# Anybody from South Dakota?



## Old Dummy (Sep 1, 2020)

I've pondered the idea of retiring there, but never been there, and know little about it other than what I've learned online.


----------



## CinnamonSugar (Sep 2, 2020)

My son lives about an hour north of Sioux Falls in a small town.  I’ve visited one time, in early May.  It’s flat.  It’s windy.  Farm land stretches for miles and miles and miles... then there’s a house and some trees; repeat lol.   Beautiful “big” skies; sunsets last an hour. Haven’t been to other parts of the state, just my experience.


----------



## Manatee (Sep 2, 2020)

You might want to check the winter temperatures before you go.


----------



## jujube (Sep 2, 2020)

We were in Hill City one summer.  Apparently it had snowed in early June.  All I know is that it was hotter than the hinges of hell in July.  Not sure that I want to live somewhere with such extremes.

That said, the Black Hills are beautiful!  I really enjoyed all the sights....Needles Highway, Mt.

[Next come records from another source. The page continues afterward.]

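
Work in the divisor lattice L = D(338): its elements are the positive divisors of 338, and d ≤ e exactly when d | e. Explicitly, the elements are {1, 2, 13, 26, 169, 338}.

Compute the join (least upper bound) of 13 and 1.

In the divisibility order, the join is the least common multiple: lcm(13, 1) = 13.

13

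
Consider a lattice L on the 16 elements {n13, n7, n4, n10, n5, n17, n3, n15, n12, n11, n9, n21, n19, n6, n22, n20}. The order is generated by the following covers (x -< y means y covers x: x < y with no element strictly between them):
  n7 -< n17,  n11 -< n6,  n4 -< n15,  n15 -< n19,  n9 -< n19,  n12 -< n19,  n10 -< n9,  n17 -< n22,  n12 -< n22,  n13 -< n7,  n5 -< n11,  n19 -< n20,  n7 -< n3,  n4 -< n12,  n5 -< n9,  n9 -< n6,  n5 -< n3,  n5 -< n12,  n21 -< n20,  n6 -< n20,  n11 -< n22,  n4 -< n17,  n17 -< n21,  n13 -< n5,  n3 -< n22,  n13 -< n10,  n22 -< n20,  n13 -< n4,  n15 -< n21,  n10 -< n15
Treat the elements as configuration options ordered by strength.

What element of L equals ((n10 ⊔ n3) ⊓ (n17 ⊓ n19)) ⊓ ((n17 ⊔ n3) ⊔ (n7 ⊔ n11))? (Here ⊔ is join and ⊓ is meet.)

n10 ∨ n3 = n20
n17 ∧ n19 = n4
n20 ∧ n4 = n4
n17 ∨ n3 = n22
n7 ∨ n11 = n22
n22 ∨ n22 = n22
n4 ∧ n22 = n4

n4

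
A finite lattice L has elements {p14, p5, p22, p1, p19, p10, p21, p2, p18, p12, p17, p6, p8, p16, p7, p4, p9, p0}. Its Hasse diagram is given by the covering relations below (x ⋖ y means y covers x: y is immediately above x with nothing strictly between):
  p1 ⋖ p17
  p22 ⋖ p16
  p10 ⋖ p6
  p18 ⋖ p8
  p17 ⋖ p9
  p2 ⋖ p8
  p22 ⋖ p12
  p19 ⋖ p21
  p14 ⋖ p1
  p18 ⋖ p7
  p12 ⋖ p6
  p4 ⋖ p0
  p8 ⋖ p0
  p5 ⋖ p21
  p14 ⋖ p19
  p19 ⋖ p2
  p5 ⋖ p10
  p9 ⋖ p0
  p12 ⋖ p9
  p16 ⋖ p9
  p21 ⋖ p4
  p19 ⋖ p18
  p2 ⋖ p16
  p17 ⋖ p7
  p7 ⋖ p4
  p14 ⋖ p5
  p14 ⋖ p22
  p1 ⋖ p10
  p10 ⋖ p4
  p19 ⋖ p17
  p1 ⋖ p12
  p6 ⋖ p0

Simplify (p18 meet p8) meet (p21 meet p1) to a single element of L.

p18 ∧ p8 = p18
p21 ∧ p1 = p14
p18 ∧ p14 = p14

p14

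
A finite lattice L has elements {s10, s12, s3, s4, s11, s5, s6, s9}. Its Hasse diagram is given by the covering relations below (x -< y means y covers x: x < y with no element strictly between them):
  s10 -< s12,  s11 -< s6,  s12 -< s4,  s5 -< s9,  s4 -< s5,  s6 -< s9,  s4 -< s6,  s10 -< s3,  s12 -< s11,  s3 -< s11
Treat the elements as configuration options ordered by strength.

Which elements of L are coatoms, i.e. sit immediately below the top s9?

s5, s6

The coatoms are exactly the elements covered by s9: s5, s6.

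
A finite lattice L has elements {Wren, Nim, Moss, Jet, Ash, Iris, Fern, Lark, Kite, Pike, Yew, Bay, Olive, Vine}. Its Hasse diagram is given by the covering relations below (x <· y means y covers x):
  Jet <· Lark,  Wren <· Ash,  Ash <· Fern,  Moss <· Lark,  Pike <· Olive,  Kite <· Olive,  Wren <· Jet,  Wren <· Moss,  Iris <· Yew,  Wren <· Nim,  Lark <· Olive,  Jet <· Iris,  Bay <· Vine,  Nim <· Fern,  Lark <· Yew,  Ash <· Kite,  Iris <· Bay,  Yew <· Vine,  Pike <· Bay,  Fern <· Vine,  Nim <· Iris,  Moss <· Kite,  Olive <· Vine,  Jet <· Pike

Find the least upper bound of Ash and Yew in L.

Common upper bounds of {Ash, Yew}: Vine.
The least among these is Vine.

Vine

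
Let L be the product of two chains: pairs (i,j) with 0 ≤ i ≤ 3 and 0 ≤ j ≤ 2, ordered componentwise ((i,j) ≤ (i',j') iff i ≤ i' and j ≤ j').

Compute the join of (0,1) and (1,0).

In a product of chains, the join is componentwise max, giving (1,1).

(1,1)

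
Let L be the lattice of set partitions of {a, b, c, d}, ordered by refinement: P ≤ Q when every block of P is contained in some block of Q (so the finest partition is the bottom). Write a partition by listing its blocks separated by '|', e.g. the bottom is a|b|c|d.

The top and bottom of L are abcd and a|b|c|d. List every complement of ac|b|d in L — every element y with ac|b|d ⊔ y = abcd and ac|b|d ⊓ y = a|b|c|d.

Need y with ac|b|d ∨ y = abcd and ac|b|d ∧ y = a|b|c|d.
Checking each element gives: abd|c, ab|cd, ad|bc, a|bcd.

abd|c, ab|cd, ad|bc, a|bcd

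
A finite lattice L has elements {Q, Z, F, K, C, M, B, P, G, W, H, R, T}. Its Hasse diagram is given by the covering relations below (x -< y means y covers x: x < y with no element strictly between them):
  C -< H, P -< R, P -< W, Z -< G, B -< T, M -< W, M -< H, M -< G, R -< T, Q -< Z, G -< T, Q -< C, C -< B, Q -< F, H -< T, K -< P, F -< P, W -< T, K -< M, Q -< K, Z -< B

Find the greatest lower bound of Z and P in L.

Common lower bounds of {Z, P}: Q.
The greatest among these is Q.

Q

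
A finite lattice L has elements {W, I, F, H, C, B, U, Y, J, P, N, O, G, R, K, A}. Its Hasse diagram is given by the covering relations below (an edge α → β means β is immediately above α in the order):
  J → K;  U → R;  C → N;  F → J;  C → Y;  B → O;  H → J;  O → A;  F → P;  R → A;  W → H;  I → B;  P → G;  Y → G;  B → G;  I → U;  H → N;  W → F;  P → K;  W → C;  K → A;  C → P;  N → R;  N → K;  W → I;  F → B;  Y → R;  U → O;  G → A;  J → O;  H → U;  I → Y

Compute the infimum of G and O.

Common lower bounds of {G, O}: B, F, I, W.
The greatest among these is B.

B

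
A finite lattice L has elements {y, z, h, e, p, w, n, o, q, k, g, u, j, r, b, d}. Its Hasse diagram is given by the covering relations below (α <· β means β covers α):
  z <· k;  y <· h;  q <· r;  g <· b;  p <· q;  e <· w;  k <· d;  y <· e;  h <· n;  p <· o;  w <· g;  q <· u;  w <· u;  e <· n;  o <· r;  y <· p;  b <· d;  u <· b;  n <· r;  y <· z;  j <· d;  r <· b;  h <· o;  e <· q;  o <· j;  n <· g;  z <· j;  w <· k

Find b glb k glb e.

Common lower bounds of {b, k, e}: e, y.
The greatest among these is e.

e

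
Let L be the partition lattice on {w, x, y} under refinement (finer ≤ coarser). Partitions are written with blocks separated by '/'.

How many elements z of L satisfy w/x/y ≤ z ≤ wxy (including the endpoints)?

The interval [w/x/y, wxy] = {w/x/y, w/xy, wx/y, wxy, wy/x}, which has 5 elements.

5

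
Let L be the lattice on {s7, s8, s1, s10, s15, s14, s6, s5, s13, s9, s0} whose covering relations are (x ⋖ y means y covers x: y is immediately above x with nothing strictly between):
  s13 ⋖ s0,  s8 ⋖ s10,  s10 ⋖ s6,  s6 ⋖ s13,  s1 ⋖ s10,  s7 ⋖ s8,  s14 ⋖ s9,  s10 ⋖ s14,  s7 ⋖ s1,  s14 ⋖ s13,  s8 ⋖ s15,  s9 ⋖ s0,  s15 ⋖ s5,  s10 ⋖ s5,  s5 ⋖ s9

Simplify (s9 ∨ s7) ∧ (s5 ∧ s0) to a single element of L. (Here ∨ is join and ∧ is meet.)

s5

s9 ∨ s7 = s9
s5 ∧ s0 = s5
s9 ∧ s5 = s5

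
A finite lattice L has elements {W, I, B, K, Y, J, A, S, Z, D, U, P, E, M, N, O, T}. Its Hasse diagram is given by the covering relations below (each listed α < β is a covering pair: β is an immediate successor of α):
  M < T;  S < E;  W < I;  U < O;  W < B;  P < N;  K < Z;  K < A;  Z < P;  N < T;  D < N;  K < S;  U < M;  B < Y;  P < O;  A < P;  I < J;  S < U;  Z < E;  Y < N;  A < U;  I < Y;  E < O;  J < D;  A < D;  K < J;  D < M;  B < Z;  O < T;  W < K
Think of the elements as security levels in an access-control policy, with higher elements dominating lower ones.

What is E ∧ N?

Z

Common lower bounds of {E, N}: B, K, W, Z.
The greatest among these is Z.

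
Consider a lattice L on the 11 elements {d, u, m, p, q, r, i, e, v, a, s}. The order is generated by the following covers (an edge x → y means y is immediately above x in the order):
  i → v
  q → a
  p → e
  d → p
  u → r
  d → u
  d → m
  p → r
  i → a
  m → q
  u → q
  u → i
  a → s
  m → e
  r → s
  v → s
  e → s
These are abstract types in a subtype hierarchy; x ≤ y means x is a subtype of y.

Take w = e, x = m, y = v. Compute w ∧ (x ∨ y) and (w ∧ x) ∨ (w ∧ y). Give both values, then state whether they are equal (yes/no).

x ∨ y = s, so w ∧ (x ∨ y) = e ∧ s = e.
w ∧ x = m and w ∧ y = d, so (w ∧ x) ∨ (w ∧ y) = m ∨ d = m.
Equal: no.

e; m; no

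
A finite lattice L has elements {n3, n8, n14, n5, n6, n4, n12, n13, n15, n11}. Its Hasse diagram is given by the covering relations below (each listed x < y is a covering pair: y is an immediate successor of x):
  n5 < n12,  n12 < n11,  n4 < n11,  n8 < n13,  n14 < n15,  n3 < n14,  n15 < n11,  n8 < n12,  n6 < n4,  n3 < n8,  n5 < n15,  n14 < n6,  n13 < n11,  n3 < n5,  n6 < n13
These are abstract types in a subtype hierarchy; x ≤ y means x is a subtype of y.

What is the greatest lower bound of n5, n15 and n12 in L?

Common lower bounds of {n5, n15, n12}: n3, n5.
The greatest among these is n5.

n5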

Rushmore, the caves, the rock-hunting, the buffalo....


----------



## Old Dummy (Sep 2, 2020)

I did compare temps before I made this thread. Depending on where in SD, but it averages 5-10° warmer in July, and 5-10° colder in January than where I am now. 

I can live with that, but it does have more violent weather than I do, and the eastern part is in the proverbial "Tornado Alley." That's not so good.

So who knows? I'll probably croak right where I am, although Florida is still a possibility. But the thought of moving at age 71 or 72 with no help gives me a headache.


----------



## fmdog44 (Sep 2, 2020)

Come to the Gulf Coast where water is plentiful during hurricane season.


----------